Math.sign()
Math.sign(x) number · Added in vES6 · Updated March 13, 2026 · Math Math.sign() returns the sign of a number, indicating whether the value is positive, negative, zero, or NaN. It’s the quickest way to determine which direction a value points on the number line.
Syntax
Math.sign(x)
Parameters
| Parameter | Type | Default | Description |
|---|---|---|---|
x | number | — | The number to evaluate |
Return Value
| Input | Return Value |
|---|---|
| Positive number | 1 |
| Negative number | -1 |
0 (positive zero) | 0 |
-0 (negative zero) | -0 |
NaN | NaN |
Why -0 Matters
The negative zero (-0) is a subtle but important edge case in JavaScript. While it behaves identically to 0 in most operations, it has distinct behavior in certain mathematical contexts:
// Basic comparisons treat them as equal
0 === -0; // true
0 > -1; // true
// But Object.is() distinguishes them
Object.is(0, -0); // false
Object.is(-0, -0); // true
Object.is(NaN, NaN); // true
// Division behavior differs
1 / 0; // Infinity
1 / -0; // -Infinity
In physics engines and game development, preserving the sign of zero matters when calculating velocity, direction, or forces—it can determine whether an object moves left versus right, or whether a force pushes up versus down.
Examples
Basic usage
Math.sign(5); // 1
Math.sign(-5); // -1
Math.sign(0); // 0
Math.sign(-0); // -0
Math.sign(NaN); // NaN
// Works with non-integers too
Math.sign(3.14); // 1
Math.sign(-2.71); // -1
Determining movement direction
In game development, Math.sign() cleanly determines which direction an entity should move:
function updateVelocity(currentPos, targetPos) {
const direction = Math.sign(targetPos - currentPos);
// direction = 1 (move right), -1 (move left), or 0 (already there)
const speed = 5;
return currentPos + direction * speed;
}
// Player at x=10, moving toward x=25
updateVelocity(10, 25); // returns 15
// Player at x=20, moving toward x=5
updateVelocity(20, 5); // returns 15 (actually moves left due to direction)

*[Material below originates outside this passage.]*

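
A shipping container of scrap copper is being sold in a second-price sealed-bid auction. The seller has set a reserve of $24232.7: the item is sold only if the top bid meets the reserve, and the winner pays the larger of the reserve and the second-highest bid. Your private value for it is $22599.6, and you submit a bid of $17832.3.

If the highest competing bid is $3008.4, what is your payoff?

$0

Your bid $17832.3 is the highest bid but falls below the reserve $24232.7, so the item goes unsold. Payoff $0.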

Handling edge cases: -0, 0, and NaN
When working with user input or computed values, explicitly handle all return cases:
function getDirectionLabel(value) {
const sign = Math.sign(value);
if (sign === 1) return 'positive';
if (sign === -1) return 'negative';
if (Object.is(sign, -0)) return 'negative zero';
if (sign === 0) return 'positive zero';
return 'not a number'; // NaN case
}
getDirectionLabel(42); // 'positive'
getDirectionLabel(-10); // 'negative'
getDirectionLabel(0); // 'positive zero'
getDirectionLabel(-0); // 'negative zero'
getDirectionLabel(NaN); // 'not a number'
getDirectionLabel(Infinity); // 'positive'
Normalizing vector components
In physics simulations, use Math.sign() to normalize direction while preserving axis information:
function applyForce(velocity, forceX, forceY) {
return {
x: velocity.x + forceX,
y: velocity.y + forceY
};
}
function clampVelocity(velocity, maxSpeed) {
const speedX = Math.sign(velocity.x) * Math.min(Math.abs(velocity.x), maxSpeed);
const speedY = Math.sign(velocity.y) * Math.min(Math.abs(velocity.y), maxSpeed);
return { x: speedX, y: speedY };
}
const player = { x: -50, y: 25 };
clampVelocity(player, 30);
// { x: -30, y: 25 } - preserves direction, caps speed
Math.sign() vs Manual Checks
// Using Math.sign() - concise and handles all cases
const sign = Math.sign(value);
// Manual if/else approach - more verbose
let sign;
if (value > 0) sign = 1;
else if (value < 0) sign = -1;
else sign = Object.is(value, -0) ? -0 : 0; // Handle -0 specially
// Ternary approach - can't distinguish 0 from -0
const sign2 = value > 0 ? 1 : value < 0 ? -1 : 0;
// This returns 0 for BOTH 0 and -0!
Math.sign() is cleaner than manual checks and is the only built-in way to reliably detect -0.